FOR IMMEDIATE RELEASE
Sinking of the James J. Francesconi and the Tramp
On Saturday 1 May 2016, in coordination with Olympus Dive Center of Morehead City, North Carolina, Discovery Deep launched its project to document and collect scientific observations on the first artificial reef off the North Carolina coast in a decade. Discovery Deep team members mounted and set cameras on the James J. Francesconi and the Tramp prior to the sinking, and then dove the new reef site to recover the cameras and film the site for the first time.
"This was going to be a great opportunity for us to build our partnership with Bobby Purifoy and the Olympus Dive Center. They’ve supported us from our beginnings, and working with them on this project affords us the opportunity to collect scientific data that’s not often available,” commented Frank Stopa, Discovery Deep Chief Executive Officer. “We’re helping the marine science world learn more about creating marine habitats and preserving our oceans."
In addition to having dive teams visit the site regularly to collect and catalogue their own observations, Discovery Deep is building a citizen science database and training course to encourage and enable recreational divers to contribute their own observations to the data.

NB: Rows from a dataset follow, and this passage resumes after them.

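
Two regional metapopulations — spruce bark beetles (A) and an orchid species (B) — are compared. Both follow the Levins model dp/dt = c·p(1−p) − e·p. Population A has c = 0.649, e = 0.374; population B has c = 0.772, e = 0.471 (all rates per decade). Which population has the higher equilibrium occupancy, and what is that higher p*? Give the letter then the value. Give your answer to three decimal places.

A: p*_A = 1 − 0.374/0.649 = 0.4237.
B: p*_B = 1 − 0.471/0.772 = 0.3899.
A is higher at 0.4237.

A, 0.424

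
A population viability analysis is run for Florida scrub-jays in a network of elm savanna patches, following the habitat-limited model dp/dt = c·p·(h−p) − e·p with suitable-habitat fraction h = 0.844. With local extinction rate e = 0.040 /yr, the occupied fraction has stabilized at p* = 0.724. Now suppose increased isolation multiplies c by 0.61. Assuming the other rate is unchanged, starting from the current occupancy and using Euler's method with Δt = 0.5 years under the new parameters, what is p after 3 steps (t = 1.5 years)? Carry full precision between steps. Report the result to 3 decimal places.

0.708

Balance c(h−p*) = e gives c = e/(0.844 − 0.72400) = 0.040/0.12000 = 0.33333.
Starting from p₀ = 0.72400; update p ← p + (dp/dt)·Δt with the new parameters.
  1  |  dp/dt·Δt = -0.005647  |  p_1 = 0.718353
  2  |  dp/dt·Δt = -0.005191  |  p_2 = 0.713162
  3  |  dp/dt·Δt = -0.004777  |  p_3 = 0.708385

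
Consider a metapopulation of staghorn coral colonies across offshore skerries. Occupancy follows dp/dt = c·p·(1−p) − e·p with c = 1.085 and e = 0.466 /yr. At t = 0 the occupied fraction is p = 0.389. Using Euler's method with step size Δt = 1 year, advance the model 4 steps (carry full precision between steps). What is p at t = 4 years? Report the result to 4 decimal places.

Update rule: p ← p + [c·p·(1−p) − e·p]·Δt with Δt = 1.
t = 1: p = 0.38900 + (+0.07661) = 0.46561
t = 2: p = 0.46561 + (+0.05299) = 0.51860
t = 3: p = 0.51860 + (+0.02921) = 0.54781
t = 4: p = 0.54781 + (+0.01349) = 0.56130

0.5613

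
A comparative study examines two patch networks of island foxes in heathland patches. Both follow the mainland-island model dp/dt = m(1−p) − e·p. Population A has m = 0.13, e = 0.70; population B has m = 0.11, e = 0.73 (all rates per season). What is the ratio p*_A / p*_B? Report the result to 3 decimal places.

A: p*_A = m/(m+e) = 0.13/0.8300 = 0.1566.
B: p*_B = 0.11/0.8400 = 0.1310.
p*_A / p*_B = 0.1566/0.1310 = 1.1961.

1.196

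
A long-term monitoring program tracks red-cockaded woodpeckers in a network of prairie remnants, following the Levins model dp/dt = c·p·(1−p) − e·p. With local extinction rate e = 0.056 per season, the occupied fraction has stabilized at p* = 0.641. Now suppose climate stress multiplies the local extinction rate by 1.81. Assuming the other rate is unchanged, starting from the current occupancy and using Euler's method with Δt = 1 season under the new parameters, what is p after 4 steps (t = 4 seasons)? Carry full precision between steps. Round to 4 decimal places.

Balance c(1−p*) = e gives c = e/(1 − 0.64100) = 0.056/0.35900 = 0.15599.
Starting from p₀ = 0.64100; update p ← p + (dp/dt)·Δt with the new parameters.
p: 0.64100 → 0.61192  (Δp = -0.02908)
p: 0.61192 → 0.58694  (Δp = -0.02498)
p: 0.58694 → 0.56527  (Δp = -0.02167)
p: 0.56527 → 0.54631  (Δp = -0.01896)

0.5463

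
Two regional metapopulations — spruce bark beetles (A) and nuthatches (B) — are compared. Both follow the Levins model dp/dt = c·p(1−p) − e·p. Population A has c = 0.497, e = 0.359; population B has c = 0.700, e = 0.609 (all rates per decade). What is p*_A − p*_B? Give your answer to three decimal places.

0.148

A: p*_A = 1 − 0.359/0.497 = 0.2777.
B: p*_B = 1 − 0.609/0.700 = 0.1300.
p*_A − p*_B = 0.2777 − 0.1300 = 0.1477.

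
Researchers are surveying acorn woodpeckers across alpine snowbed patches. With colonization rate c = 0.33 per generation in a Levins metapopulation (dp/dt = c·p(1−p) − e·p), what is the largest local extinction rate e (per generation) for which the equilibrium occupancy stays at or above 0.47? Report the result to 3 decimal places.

0.175

1 − e/c ≥ 0.47 ⇒ e ≤ c(1 − 0.47) = 0.33 × 0.5300.
e_max = 0.1749.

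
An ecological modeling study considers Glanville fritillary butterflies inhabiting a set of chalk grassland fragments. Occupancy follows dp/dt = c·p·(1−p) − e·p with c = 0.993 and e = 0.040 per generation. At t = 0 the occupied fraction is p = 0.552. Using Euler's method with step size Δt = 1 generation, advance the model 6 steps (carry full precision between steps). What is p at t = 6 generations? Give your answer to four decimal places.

0.9597

Update rule: p ← p + [c·p·(1−p) − e·p]·Δt with Δt = 1.
p: 0.55200 → 0.77548  (Δp = +0.22348)
p: 0.77548 → 0.91735  (Δp = +0.14187)
p: 0.91735 → 0.95594  (Δp = +0.03859)
p: 0.95594 → 0.95953  (Δp = +0.00358)
p: 0.95953 → 0.95971  (Δp = +0.00018)
p: 0.95971 → 0.95972  (Δp = +0.00001)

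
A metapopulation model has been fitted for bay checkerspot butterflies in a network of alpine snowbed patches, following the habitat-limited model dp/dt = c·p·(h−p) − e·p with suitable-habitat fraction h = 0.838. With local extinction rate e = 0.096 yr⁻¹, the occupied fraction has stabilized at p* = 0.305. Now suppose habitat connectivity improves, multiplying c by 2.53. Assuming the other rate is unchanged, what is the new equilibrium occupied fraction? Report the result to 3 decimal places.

Balance c(h−p*) = e gives c = e/(0.838 − 0.30500) = 0.096/0.53300 = 0.18011.
New p* = 0.838 − e/c = 0.838 − 0.09600/0.45568 = 0.62733.

0.627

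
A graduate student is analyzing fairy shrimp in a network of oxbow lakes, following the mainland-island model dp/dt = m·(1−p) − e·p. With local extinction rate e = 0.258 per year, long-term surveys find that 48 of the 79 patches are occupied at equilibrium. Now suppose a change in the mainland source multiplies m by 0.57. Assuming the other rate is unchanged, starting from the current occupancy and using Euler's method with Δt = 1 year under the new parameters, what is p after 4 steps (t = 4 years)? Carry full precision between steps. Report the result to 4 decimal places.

0.4785

Observed p* = 48/79 = 0.60759.
Balance m(1−p*) = e·p* gives m = e·p*/(1−p*) = 0.258×0.60759/0.39241 = 0.39948.
Starting from p₀ = 0.60759; update p ← p + (dp/dt)·Δt with the new parameters.
p: 0.60759 → 0.54019  (Δp = -0.06741)
p: 0.54019 → 0.50552  (Δp = -0.03467)
p: 0.50552 → 0.48769  (Δp = -0.01783)
p: 0.48769 → 0.47852  (Δp = -0.00917)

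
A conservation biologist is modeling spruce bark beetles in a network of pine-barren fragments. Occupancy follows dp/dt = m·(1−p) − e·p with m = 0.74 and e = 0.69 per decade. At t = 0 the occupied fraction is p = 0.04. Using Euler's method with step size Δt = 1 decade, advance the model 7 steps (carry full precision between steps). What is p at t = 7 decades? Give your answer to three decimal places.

Update rule: p ← p + [m·(1−p) − e·p]·Δt with Δt = 1.
step 1: Δp = +0.68280, p = 0.72280
step 2: Δp = -0.29360, p = 0.42920
step 3: Δp = +0.12625, p = 0.55545
step 4: Δp = -0.05429, p = 0.50116
step 5: Δp = +0.02334, p = 0.52450
step 6: Δp = -0.01004, p = 0.51446
step 7: Δp = +0.00432, p = 0.51878

0.519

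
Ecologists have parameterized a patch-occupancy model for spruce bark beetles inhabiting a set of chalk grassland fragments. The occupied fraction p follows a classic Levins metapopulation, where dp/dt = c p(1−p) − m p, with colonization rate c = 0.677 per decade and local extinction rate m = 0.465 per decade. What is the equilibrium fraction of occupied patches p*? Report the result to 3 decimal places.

0.313

Setting dp/dt = 0 and dividing through by p* gives c·(1−p*) = m.
So p* = 1 − m/c = 1 − 0.465/0.677 = 1 − 0.6869 = 0.3131.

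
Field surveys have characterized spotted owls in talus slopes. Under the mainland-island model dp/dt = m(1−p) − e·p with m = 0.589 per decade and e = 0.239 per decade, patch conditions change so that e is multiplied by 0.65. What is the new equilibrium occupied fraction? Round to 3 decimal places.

0.791

Before: p* = 0.589/(0.589+0.239) = 0.7114.
After: m = 0.589, e = 0.15535; p* = 0.589/0.7443 = 0.7913.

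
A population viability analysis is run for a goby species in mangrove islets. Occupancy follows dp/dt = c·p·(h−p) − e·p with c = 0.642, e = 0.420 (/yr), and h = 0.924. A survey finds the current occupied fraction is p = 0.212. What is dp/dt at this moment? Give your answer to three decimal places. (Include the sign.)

0.008

Colonization term: c·p·(h−p) = 0.642×0.212×0.7120 = 0.09691.
Extinction term: e·p = 0.08904.
dp/dt = 0.09691 − 0.08904 = 0.00787.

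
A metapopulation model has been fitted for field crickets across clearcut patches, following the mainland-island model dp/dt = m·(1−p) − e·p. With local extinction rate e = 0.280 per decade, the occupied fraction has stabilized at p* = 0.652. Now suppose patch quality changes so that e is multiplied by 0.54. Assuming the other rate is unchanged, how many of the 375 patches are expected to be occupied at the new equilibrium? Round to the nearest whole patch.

291

Balance m(1−p*) = e·p* gives m = e·p*/(1−p*) = 0.280×0.65200/0.34800 = 0.52460.
New p* = m/(m+e) = 0.52460/(0.52460+0.15120) = 0.77627.
Expected occupied = 375 × 0.77627 = 291.10 ≈ 291.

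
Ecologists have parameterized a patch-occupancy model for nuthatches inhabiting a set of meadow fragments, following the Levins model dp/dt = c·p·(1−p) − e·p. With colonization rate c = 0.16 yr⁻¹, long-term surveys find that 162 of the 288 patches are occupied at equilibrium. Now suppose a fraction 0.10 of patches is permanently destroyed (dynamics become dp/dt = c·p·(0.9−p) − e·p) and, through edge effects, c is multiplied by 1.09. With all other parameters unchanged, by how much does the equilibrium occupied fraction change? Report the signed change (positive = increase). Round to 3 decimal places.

Observed p* = 162/288 = 0.56250.
Balance c(1−p*) = e gives e = 0.16×(1 − 0.56250) = 0.07000.
New p* = 0.9 − e/c = 0.9 − 0.07000/0.17440 = 0.49862.
Δp* = 0.49862 − 0.56250 = -0.06388.

-0.064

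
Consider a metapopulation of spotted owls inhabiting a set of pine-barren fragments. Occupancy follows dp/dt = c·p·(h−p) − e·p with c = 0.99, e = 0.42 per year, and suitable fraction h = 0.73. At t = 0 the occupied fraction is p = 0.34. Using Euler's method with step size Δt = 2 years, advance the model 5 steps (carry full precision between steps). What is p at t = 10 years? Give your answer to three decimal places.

0.306

Update rule: p ← p + [c·p·(h−p) − e·p]·Δt with Δt = 2.
  1  |  dp/dt·Δt = -0.023052  |  p_1 = 0.316948
  2  |  dp/dt·Δt = -0.007023  |  p_2 = 0.309925
  3  |  dp/dt·Δt = -0.002558  |  p_3 = 0.307368
  4  |  dp/dt·Δt = -0.000980  |  p_4 = 0.306388
  5  |  dp/dt·Δt = -0.000382  |  p_5 = 0.306005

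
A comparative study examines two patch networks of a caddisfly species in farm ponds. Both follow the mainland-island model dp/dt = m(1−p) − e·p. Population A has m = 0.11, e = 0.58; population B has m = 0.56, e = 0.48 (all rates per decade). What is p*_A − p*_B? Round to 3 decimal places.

-0.379

A: p*_A = m/(m+e) = 0.11/0.6900 = 0.1594.
B: p*_B = 0.56/1.0400 = 0.5385.
p*_A − p*_B = 0.1594 − 0.5385 = -0.3790.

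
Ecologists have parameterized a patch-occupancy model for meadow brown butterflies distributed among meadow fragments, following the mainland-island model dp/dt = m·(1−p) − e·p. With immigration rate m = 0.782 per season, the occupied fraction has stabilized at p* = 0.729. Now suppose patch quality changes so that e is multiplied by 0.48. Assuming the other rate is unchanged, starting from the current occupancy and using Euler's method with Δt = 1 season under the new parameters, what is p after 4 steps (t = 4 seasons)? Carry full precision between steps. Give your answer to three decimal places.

0.849

Balance m(1−p*) = e·p* gives e = m(1−p*)/p* = 0.782×0.27100/0.72900 = 0.29070.
Starting from p₀ = 0.72900; update p ← p + (dp/dt)·Δt with the new parameters.
  1  |  dp/dt·Δt = +0.110199  |  p_1 = 0.839199
  2  |  dp/dt·Δt = +0.008647  |  p_2 = 0.847846
  3  |  dp/dt·Δt = +0.000678  |  p_3 = 0.848524
  4  |  dp/dt·Δt = +0.000053  |  p_4 = 0.848578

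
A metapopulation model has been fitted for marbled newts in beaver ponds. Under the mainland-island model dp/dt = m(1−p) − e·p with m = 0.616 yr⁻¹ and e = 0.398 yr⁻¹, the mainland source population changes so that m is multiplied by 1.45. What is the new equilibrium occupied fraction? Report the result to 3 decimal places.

0.692

Before: p* = 0.616/(0.616+0.398) = 0.6075.
After: m = 0.8932, e = 0.398; p* = 0.8932/1.2912 = 0.6918.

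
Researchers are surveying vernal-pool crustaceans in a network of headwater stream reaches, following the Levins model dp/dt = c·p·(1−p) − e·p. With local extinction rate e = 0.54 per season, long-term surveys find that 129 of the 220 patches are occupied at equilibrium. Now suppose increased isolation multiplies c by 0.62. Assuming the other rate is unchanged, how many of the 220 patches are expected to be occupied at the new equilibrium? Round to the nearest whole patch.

Observed p* = 129/220 = 0.58636.
Balance c(1−p*) = e gives c = e/(1 − 0.58636) = 0.54/0.41364 = 1.30548.
New p* = 1 − e/c = 1 − 0.54000/0.80940 = 0.33284.
Expected occupied = 220 × 0.33284 = 73.22 ≈ 73.

73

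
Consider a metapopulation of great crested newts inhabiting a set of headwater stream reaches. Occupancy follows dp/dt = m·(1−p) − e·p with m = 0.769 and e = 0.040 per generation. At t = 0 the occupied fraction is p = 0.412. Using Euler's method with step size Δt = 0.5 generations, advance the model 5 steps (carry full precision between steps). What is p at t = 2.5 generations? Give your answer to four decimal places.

Update rule: p ← p + [m·(1−p) − e·p]·Δt with Δt = 0.5.
  1  |  dp/dt·Δt = +0.217846  |  p_1 = 0.629846
  2  |  dp/dt·Δt = +0.129727  |  p_2 = 0.759573
  3  |  dp/dt·Δt = +0.077253  |  p_3 = 0.836826
  4  |  dp/dt·Δt = +0.046004  |  p_4 = 0.882830
  5  |  dp/dt·Δt = +0.027395  |  p_5 = 0.910225

0.9102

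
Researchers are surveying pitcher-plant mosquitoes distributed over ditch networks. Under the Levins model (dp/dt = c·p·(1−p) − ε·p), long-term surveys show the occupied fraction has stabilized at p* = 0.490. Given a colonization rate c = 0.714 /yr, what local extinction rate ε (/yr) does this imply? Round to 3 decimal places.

0.364

At equilibrium c(1−p*) = ε.
ε = 0.714 × (1 − 0.490) = 0.714 × 0.5100 = 0.3641.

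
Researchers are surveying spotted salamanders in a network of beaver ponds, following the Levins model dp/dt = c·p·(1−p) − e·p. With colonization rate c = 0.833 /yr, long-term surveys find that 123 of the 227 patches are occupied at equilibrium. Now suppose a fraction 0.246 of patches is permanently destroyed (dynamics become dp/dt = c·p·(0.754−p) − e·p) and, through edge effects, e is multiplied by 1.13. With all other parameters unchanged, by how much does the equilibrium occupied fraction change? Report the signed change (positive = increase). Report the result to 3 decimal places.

Observed p* = 123/227 = 0.54185.
Balance c(1−p*) = e gives e = 0.833×(1 − 0.54185) = 0.38164.
New p* = 0.754 − e/c = 0.754 − 0.43125/0.83300 = 0.23629.
Δp* = 0.23629 − 0.54185 = -0.30556.

-0.306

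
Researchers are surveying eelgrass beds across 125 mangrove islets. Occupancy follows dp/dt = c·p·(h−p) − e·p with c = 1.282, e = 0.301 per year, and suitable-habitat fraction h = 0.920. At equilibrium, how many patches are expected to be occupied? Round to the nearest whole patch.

86

p* = h − e/c = 0.920 − 0.2348 = 0.6852.
Expected occupied patches = N × p* = 125 × 0.6852 = 85.65 ≈ 86.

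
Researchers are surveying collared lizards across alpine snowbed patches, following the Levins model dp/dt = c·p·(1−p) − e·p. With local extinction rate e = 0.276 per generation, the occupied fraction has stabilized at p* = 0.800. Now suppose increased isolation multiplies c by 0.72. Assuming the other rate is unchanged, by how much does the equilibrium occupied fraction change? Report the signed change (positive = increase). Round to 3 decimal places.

-0.078

Balance c(1−p*) = e gives c = e/(1 − 0.80000) = 0.276/0.20000 = 1.38000.
New p* = 1 − e/c = 1 − 0.27600/0.99360 = 0.72222.
Δp* = 0.72222 − 0.80000 = -0.07778.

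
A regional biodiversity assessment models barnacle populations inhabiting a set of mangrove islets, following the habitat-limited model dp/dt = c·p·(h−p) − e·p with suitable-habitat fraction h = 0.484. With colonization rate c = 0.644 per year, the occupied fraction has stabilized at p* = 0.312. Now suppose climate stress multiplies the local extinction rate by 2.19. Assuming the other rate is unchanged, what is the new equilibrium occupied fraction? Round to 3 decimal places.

0.107

Balance c(h−p*) = e gives e = 0.644×(0.484 − 0.31200) = 0.11077.
New p* = 0.484 − e/c = 0.484 − 0.24259/0.64400 = 0.10731.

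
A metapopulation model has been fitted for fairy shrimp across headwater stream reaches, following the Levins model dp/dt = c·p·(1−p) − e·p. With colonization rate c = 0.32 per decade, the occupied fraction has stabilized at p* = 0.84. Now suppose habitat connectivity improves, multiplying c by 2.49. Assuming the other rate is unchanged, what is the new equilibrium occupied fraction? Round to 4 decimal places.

Balance c(1−p*) = e gives e = 0.32×(1 − 0.84000) = 0.05120.
New p* = 1 − e/c = 1 − 0.05120/0.79680 = 0.93574.

0.9357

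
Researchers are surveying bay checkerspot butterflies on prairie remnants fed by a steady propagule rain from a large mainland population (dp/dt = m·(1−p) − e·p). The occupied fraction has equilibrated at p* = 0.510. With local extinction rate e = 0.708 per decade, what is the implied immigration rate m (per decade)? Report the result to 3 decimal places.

0.737

At equilibrium m(1−p*) = e·p*, so m = e·p*/(1−p*).
m = 0.708 × 0.510 / 0.4900 = 0.3611/0.4900 = 0.7369.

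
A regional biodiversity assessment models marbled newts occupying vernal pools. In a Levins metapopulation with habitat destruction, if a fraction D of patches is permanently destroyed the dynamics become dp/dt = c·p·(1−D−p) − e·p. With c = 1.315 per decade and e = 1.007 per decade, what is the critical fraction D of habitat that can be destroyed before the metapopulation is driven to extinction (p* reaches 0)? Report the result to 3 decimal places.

The nontrivial equilibrium is p* = (1−D) − e/c; extinction occurs when this hits zero.
So D_crit = 1 − e/c = 1 − 1.007/1.315 = 1 − 0.7658 = 0.2342.
This equals the undisturbed p*, a classic result of Lande's extension.

0.234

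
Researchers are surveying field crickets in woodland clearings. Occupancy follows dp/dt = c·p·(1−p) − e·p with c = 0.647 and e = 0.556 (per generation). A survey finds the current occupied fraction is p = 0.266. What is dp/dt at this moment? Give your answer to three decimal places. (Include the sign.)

Colonization term: c·p·(1−p) = 0.647×0.266×0.7340 = 0.12632.
Extinction term: e·p = 0.14790.
dp/dt = 0.12632 − 0.14790 = -0.02157.

-0.022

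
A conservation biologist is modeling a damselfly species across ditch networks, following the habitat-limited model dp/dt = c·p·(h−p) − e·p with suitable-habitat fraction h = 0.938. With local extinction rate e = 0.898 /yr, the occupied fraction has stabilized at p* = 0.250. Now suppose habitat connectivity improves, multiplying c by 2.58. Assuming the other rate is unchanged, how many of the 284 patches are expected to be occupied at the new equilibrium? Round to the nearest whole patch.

191

Balance c(h−p*) = e gives c = e/(0.938 − 0.25000) = 0.898/0.68800 = 1.30523.
New p* = 0.938 − e/c = 0.938 − 0.89800/3.36749 = 0.67133.
Expected occupied = 284 × 0.67133 = 190.66 ≈ 191.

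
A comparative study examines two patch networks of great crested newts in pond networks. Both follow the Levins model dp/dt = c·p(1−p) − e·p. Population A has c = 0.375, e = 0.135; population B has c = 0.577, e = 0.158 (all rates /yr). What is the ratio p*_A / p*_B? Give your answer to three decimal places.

0.881

A: p*_A = 1 − 0.135/0.375 = 0.6400.
B: p*_B = 1 − 0.158/0.577 = 0.7262.
p*_A / p*_B = 0.6400/0.7262 = 0.8813.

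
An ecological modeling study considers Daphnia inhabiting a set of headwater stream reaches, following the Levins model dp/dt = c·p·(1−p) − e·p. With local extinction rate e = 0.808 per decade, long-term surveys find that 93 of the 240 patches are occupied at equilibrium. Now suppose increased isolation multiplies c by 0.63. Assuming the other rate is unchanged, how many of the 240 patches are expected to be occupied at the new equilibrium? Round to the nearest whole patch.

Observed p* = 93/240 = 0.38750.
Balance c(1−p*) = e gives c = e/(1 − 0.38750) = 0.808/0.61250 = 1.31918.
New p* = 1 − e/c = 1 − 0.80800/0.83108 = 0.02777.
Expected occupied = 240 × 0.02777 = 6.66 ≈ 7.

7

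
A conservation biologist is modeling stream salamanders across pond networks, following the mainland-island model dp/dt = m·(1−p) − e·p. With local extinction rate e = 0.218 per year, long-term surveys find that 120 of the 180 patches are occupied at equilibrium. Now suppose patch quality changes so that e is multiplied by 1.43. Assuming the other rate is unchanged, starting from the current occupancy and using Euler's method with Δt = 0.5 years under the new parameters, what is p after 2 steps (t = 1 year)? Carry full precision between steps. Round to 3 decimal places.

Observed p* = 120/180 = 0.66667.
Balance m(1−p*) = e·p* gives m = e·p*/(1−p*) = 0.218×0.66667/0.33333 = 0.43600.
Starting from p₀ = 0.66667; update p ← p + (dp/dt)·Δt with the new parameters.
p: 0.66667 → 0.63542  (Δp = -0.03125)
p: 0.63542 → 0.61586  (Δp = -0.01956)

0.616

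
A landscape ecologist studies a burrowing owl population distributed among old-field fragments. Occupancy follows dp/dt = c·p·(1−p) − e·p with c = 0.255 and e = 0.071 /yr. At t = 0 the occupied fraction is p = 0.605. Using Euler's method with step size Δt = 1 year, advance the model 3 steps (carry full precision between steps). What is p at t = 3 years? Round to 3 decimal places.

0.652

Update rule: p ← p + [c·p·(1−p) − e·p]·Δt with Δt = 1.
p: 0.60500 → 0.62298  (Δp = +0.01798)
p: 0.62298 → 0.63864  (Δp = +0.01566)
p: 0.63864 → 0.65215  (Δp = +0.01350)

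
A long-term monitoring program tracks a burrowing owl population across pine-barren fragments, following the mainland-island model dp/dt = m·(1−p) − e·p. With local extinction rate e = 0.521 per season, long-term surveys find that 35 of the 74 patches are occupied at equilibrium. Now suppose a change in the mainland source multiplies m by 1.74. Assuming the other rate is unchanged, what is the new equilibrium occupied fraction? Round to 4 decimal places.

Observed p* = 35/74 = 0.47297.
Balance m(1−p*) = e·p* gives m = e·p*/(1−p*) = 0.521×0.47297/0.52703 = 0.46756.
New p* = m/(m+e) = 0.81355/(0.81355+0.52100) = 0.60961.

0.6096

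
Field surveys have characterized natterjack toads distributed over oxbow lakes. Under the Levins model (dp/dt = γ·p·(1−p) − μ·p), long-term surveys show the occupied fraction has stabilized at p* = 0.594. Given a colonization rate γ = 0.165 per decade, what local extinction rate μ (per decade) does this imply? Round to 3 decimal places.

0.067

At equilibrium γ(1−p*) = μ.
μ = 0.165 × (1 − 0.594) = 0.165 × 0.4060 = 0.0670.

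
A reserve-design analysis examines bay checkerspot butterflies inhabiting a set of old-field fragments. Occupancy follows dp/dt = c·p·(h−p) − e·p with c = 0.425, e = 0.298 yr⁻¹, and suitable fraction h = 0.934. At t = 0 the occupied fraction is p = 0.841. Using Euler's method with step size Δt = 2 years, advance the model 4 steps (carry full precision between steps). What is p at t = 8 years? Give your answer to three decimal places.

Update rule: p ← p + [c·p·(h−p) − e·p]·Δt with Δt = 2.
step 1: Δp = -0.43475, p = 0.40625
step 2: Δp = -0.05988, p = 0.34636
step 3: Δp = -0.03343, p = 0.31293
step 4: Δp = -0.02131, p = 0.29163

0.292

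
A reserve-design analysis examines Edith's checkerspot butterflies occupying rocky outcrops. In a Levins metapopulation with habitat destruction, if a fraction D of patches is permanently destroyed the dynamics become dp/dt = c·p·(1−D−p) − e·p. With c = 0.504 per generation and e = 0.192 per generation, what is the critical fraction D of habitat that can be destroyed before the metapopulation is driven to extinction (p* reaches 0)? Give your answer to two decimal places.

The nontrivial equilibrium is p* = (1−D) − e/c; extinction occurs when this hits zero.
So D_crit = 1 − e/c = 1 − 0.192/0.504 = 1 − 0.3810 = 0.6190.
This equals the undisturbed p*, a classic result of Lande's extension.

0.62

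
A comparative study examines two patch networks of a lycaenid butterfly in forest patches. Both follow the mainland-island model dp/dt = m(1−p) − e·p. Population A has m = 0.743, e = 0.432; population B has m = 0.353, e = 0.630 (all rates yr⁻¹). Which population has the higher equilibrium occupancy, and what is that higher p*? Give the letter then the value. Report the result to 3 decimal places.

A: p*_A = m/(m+e) = 0.743/1.1750 = 0.6323.
B: p*_B = 0.353/0.9830 = 0.3591.
A is higher at 0.6323.

A, 0.632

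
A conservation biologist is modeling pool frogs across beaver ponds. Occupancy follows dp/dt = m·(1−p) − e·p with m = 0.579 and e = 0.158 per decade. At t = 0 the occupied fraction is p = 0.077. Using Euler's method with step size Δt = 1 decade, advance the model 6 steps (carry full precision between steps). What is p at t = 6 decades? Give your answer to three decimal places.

0.785

Update rule: p ← p + [m·(1−p) − e·p]·Δt with Δt = 1.
t = 1: p = 0.07700 + (+0.52225) = 0.59925
t = 2: p = 0.59925 + (+0.13735) = 0.73660
t = 3: p = 0.73660 + (+0.03612) = 0.77273
t = 4: p = 0.77273 + (+0.00950) = 0.78223
t = 5: p = 0.78223 + (+0.00250) = 0.78473
t = 6: p = 0.78473 + (+0.00066) = 0.78538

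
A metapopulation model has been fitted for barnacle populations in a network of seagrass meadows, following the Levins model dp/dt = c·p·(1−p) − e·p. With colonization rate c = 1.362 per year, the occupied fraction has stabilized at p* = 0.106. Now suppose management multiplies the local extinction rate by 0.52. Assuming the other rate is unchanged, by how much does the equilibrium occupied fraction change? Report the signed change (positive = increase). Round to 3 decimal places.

Balance c(1−p*) = e gives e = 1.362×(1 − 0.10600) = 1.21763.
New p* = 1 − e/c = 1 − 0.63317/1.36200 = 0.53512.
Δp* = 0.53512 − 0.10600 = +0.42912.

0.429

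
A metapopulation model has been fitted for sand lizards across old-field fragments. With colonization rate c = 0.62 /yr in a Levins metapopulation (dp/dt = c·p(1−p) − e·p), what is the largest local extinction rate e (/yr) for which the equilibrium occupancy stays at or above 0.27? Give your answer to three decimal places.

0.453

1 − e/c ≥ 0.27 ⇒ e ≤ c(1 − 0.27) = 0.62 × 0.7300.
e_max = 0.4526.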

"With the decline of organic coral reefs worldwide, the creation of artificial habitats is imperative to protecting marine life," added Mohamed Hafez, Discovery Deep’s Chief Technology Officer and leader of the first dive team on the new site.
Discovery Deep provides data and sample collection support to scientific and academic organizations, and certain commercial interests. All of this is focused on furthering humankind’s understanding, knowledge and appreciation of the world’s oceans, seas and waterways.